Impact on Medicare Recipients: Does away with all premiums, deductible and copays for current Medicare recipients while expanding their coverage to include dental, hearing, vision, long-term care, mental health, and substance abuse treatment, prescription drugs and more.

Implementation:  Phased in over three years with no gap in coverage.

For more information please visit:

https://berniesanders.com/issues/medicare-for-all/

Tom Steyer

 

Funding: Estimated cost of plan is $1.5 trillion over 10 years

Universal Health Coverage/Underinsurance: Proposes public option with income-based subsidies for those up to 400% of federal poverty level (free to those below 138% of the federal poverty level). The pubic option will be run by CMS but fiscally separate from Medicare/Medicaid. Public option to be offered to immigrants and undocumented.

Role of Employer Sponsored Plans: Employer-sponsored plans can be offered with subsidies as mentioned. If employee chooses the public option, there is a penalty for large employers to help the employee pay for the public option premium.
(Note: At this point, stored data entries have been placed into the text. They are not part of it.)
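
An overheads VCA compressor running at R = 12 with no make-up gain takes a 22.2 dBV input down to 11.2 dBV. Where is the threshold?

Let T be the threshold. Output overshoot = (input overshoot)/R, so 11.2 − T = (22.2 − T)/12.
12·(11.2 − T) = 22.2 − T → 11·T = 134.4 − 22.2 = 112.2.
T = 112.2/11 = 10.2 dBV.

10.2 dBV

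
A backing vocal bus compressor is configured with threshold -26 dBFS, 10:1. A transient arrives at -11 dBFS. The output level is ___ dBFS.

The input is 15 dB above the -26 dBFS threshold.
10:1 compression reduces that to 15/10 = 1.5 dB over.
So the level is -26 + 1.5 = -24.5 dBFS.

-24.5 dBFS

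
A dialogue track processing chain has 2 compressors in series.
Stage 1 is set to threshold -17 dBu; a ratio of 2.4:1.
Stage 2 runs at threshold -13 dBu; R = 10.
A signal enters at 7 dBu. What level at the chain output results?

Stage 1: 24 dB above -17 dBu, reduced 2.4:1 to 10 dB above → -7 dBu.
Stage 2: 6 dB above -13 dBu, reduced 10:1 to 0.6 dB above → -12.4 dBu.

-12.4 dBu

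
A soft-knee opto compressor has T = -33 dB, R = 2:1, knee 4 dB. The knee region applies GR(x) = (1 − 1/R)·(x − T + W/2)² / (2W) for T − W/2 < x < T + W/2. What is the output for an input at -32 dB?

x − T + W/2 = -32 − (-33) + 2 = 3.
GR = (1 − 1/2) × 3² / 8 = 0.5 × 9 / 8 = 0.5625 dB.
Output = -32 − 0.5625 = -32.5625 dB.

-32.5625 dB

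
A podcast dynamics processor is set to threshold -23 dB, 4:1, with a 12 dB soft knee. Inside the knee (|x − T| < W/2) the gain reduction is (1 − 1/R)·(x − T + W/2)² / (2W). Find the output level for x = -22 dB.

-23.53125 dB

x − T + W/2 = -22 − (-23) + 6 = 7.
GR = (1 − 1/4) × 7² / 24 = 0.75 × 49 / 24 = 1.53125 dB.
Output = -22 − 1.53125 = -23.53125 dB.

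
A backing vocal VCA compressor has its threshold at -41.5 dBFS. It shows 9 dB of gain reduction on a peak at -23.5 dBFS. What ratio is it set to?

Input overshoot = -23.5 − (-41.5) = 18 dB.
Output overshoot = 18 − 9 = 9 dB.
Ratio = input overshoot / output overshoot = 18 / 9 = 2.

2:1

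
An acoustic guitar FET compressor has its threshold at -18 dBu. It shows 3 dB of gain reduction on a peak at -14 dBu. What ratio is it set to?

4:1

Input overshoot = -14 − (-18) = 4 dB.
Output overshoot = 4 − 3 = 1 dB.
Ratio = input overshoot / output overshoot = 4 / 1 = 4.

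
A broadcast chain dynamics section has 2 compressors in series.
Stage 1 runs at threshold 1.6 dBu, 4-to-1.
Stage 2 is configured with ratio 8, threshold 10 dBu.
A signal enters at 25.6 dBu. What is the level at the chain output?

Stage 1: overshoot 24 dB → 24/4 = 6 dB → 7.6 dBu.
Stage 2: 7.6 dBu ≤ 10 dBu, so stage 2 doesn't engage; output 7.6 dBu.

7.6 dBu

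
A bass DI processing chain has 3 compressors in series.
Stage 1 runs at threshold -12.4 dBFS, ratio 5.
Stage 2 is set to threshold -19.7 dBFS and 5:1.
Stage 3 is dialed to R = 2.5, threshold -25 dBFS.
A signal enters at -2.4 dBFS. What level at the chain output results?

Stage 1: 10 dB above -12.4 dBFS, reduced 5:1 to 2 dB above → -10.4 dBFS.
Stage 2: overshoot 9.3 dB → 9.3/5 = 1.86 dB → -17.84 dBFS.
Stage 3: -17.84 dBFS is 7.16 dB over -25 dBFS; at 2.5:1 that becomes 2.864 dB over, giving -22.136 dBFS.

-22.136 dBFS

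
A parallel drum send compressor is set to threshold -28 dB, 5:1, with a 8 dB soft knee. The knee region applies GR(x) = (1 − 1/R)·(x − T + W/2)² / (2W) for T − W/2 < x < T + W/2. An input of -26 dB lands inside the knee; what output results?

x − T + W/2 = -26 − (-28) + 4 = 6.
GR = (1 − 1/5) × 6² / 16 = 0.8 × 36 / 16 = 1.8 dB.
Output = -26 − 1.8 = -27.8 dB.

-27.8 dB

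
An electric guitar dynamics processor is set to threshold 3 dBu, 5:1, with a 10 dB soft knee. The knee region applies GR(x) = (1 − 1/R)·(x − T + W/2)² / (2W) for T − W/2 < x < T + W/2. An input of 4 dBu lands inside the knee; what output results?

x − T + W/2 = 4 − 3 + 5 = 6.
GR = (1 − 1/5) × 6² / 20 = 0.8 × 36 / 20 = 1.44 dB.
Output = 4 − 1.44 = 2.56 dBu.

2.56 dBu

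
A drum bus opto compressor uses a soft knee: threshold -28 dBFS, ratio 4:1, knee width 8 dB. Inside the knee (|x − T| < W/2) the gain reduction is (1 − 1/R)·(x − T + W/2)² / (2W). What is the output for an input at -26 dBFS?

x − T + W/2 = -26 − (-28) + 4 = 6.
GR = (1 − 1/4) × 6² / 16 = 0.75 × 36 / 16 = 1.6875 dB.
Output = -26 − 1.6875 = -27.6875 dBFS.

-27.6875 dBFS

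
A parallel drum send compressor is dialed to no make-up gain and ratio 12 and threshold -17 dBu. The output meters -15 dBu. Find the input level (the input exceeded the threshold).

7 dBu

The compressed level sits -15 − (-17) = 2 dB over threshold.
Undo the ratio: input overshoot = 2 × 12 = 24 dB, giving input = 7 dBu.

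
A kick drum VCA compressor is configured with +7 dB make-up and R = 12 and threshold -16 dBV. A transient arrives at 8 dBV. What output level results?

-7 dBV

8 dBV sits 24 dB over threshold.
12:1 compression reduces that to 24/12 = 2 dB over.
Output = -16 + 2 = -14 dBV; make-up adds 7 dB, giving -7 dBV.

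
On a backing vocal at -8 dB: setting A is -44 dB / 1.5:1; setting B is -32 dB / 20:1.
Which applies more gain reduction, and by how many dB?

A: GR = 36 − 36/1.5 = 12 dB.
B: GR = 24 − 24/20 = 22.8 dB.
B reduces 10.8 dB more.

B, by 10.8 dB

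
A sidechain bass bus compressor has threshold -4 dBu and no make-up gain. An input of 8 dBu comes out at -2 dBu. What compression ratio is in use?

Input overshoot = 8 − (-4) = 12 dB; output overshoot = -2 − (-4) = 2 dB.
Ratio = 12 / 2 = 6.

6:1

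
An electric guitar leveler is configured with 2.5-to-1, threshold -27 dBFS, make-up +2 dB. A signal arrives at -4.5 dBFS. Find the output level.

Overshoot: -4.5 − (-27) = 22.5 dB.
The 22.5 dB excess becomes 9 dB after 2.5:1 reduction.
So the level is -27 + 9 = -18 dBFS; make-up adds 2 dB, giving -16 dBFS.

-16 dBFS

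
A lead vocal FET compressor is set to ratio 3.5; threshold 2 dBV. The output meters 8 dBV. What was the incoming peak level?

23 dBV

Post-compression overshoot = 8 − 2 = 6 dB.
Before 3.5:1 compression the overshoot was 6 × 3.5 = 21 dB, so input = 2 + 21 = 23 dBV.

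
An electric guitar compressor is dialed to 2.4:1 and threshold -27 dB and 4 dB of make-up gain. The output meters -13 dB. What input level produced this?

-3 dB

Remove make-up: -13 − 4 = -17 dB.
Post-compression overshoot = -17 − (-27) = 10 dB.
Before 2.4:1 compression the overshoot was 10 × 2.4 = 24 dB, so input = -27 + 24 = -3 dB.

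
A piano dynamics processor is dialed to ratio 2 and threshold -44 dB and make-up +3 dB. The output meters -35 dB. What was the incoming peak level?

-32 dB

Remove make-up: -35 − 3 = -38 dB.
The compressed level sits -38 − (-44) = 6 dB over threshold.
Before 2:1 compression the overshoot was 6 × 2 = 12 dB, so input = -44 + 12 = -32 dB.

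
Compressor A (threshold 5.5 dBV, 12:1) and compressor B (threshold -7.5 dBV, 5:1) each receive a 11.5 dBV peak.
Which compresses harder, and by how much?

A: overshoot 6 dB → output overshoot 0.5 dB → GR 5.5 dB.
B: overshoot 19 dB → output overshoot 3.8 dB → GR 15.2 dB.
Difference: 9.7 dB in favour of B.

B, by 9.7 dB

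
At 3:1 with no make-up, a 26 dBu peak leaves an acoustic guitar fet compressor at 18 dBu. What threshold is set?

Let T be the threshold. Output overshoot = (input overshoot)/R, so 18 − T = (26 − T)/3.
3·(18 − T) = 26 − T → 2·T = 54 − 26 = 28.
T = 28/2 = 14 dBu.

14 dBu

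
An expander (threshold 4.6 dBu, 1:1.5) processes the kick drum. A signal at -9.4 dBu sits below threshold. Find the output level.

-16.4 dBu

Below threshold, a 1:1.5 expander applies gain = (1.5−1)×(T − x) of attenuation.
(1.5−1) × 14 = 7 dB, so output = -9.4 − 7 = -16.4 dBu.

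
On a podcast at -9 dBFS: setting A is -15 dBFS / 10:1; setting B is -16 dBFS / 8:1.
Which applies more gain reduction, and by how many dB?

A: GR = 6 − 6/10 = 5.4 dB.
B: GR = 7 − 7/8 = 6.125 dB.
Difference: 0.725 dB in favour of B.

B, by 0.725 dB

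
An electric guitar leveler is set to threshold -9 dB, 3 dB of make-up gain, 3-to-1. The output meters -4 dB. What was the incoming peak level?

-3 dB

Before make-up, the level was -4 − 3 = -7 dB.
That's 2 dB above the -9 dB threshold.
Input overshoot = R × output overshoot = 6 dB → input = -9 + 6 = -3 dB.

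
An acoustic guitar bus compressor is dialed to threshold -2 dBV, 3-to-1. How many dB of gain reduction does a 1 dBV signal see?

Overshoot = 1 − (-2) = 3 dB.
After 3:1 compression the overshoot becomes 3/3 = 1 dB.
Gain reduction = 3 − 1 = 2 dB.

2 dB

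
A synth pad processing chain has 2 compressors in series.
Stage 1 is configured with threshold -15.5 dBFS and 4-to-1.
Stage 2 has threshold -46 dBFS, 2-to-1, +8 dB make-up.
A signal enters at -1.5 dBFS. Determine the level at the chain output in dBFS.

-21 dBFS

Stage 1: -1.5 dBFS is 14 dB over -15.5 dBFS; at 4:1 that becomes 3.5 dB over, giving -12 dBFS.
Stage 2: overshoot 34 dB → 34/2 = 17 dB → -29 dBFS; +8 dB make-up → -21 dBFS.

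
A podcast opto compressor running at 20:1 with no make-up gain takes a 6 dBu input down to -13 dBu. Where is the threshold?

-14 dBu

Input is 20 dB above T (since output overshoot × R = input overshoot: (-13 − T)·20 = 6 − T gives T = -14 dBu).
Check: -14 + (6 − (-14))/20 = -14 + 1 = -13 dBu. ✓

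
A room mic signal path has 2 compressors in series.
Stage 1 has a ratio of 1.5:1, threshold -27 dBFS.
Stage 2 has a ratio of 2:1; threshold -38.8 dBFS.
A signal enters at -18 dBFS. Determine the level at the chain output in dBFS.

Stage 1: 9 dB above -27 dBFS, reduced 1.5:1 to 6 dB above → -21 dBFS.
Stage 2: overshoot 17.8 dB → 17.8/2 = 8.9 dB → -29.9 dBFS.

-29.9 dBFS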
Voluntary or Required Participation: Automatic enrollment for those who would have been eligible for Medicaid had their state expanded it. People automatically enrolled if they engage in public assistance programs such as unemployment insurance.

Prescription Drug Plan: Medicare and the public option will jointly negotiate drug prices with manufacturers and extend these prices to private insurers. Benchmark cost of drugs will be tied to international standards. Patients may purchase FDA approved drugs across international borders.

Coverage and Caps: Those enrolled in the public option with income greater than 400% of the federal poverty level will have yearly premiums capped at 8.5% of income. Emergency room costs will be capped and all ER providers will need to accept the in-network price of that hospital.

Impact on Medicare Recipients: Probably none

Implementation: As soon as possible.

For more information please visit:

https://www.tomsteyer.com/health-care-is-a-right-for-all/

Senator Elizabeth Warren

 

Funding: Until the Medicare for All option is implemented healthcare funding sources will include employer Medicare contributions, taxes on the financial sector, and a top 1% wealth tax, reduced drug spending as a result of drug reforms, better enforcement of existing tax laws, cutting administrative costs, and military spending cuts.

Universal Health Coverage/Underinsurance: Significantly improved coverage during transition would include coverage of children under 18, those under 200% of the federal poverty level, improved Medicaid, and allowing those under the age of 50 to buy into Medicare for All. She plans to junk health plans and include reproductive health care. At the end of the transition period all will be enrolled in Medicare for All.

Role of Employer Sponsored Plans: Employees have option to switch to Medicare for All rather than stay in employers’ plans. Employers will pay a fee to the government to maintain their responsibility. At the end of the transition period all will switch to Medicare for All with minimum exceptions.

Voluntary or Required Participation: Not required during the transition period. Will follow Medicare for all at end of the transition.

Prescription Drug Plan: Use of numerous strategies to cut costs of new drugs, public manufacturing of generics as needed to prevent price gouging (e.g. insulin, Naloxone, Hep C drugs.)

Coverage and Caps: By end of the transition period, same as Medicare for All bill.

Impact on Medicare Recipients: Initially, Medicare recipients will continue to pay parts B and D. Part B out of pocket gap would be $1500 and Part D, $300.

Implementation: Program would be phased in during the first two years in office with full implementation by the end of the third year.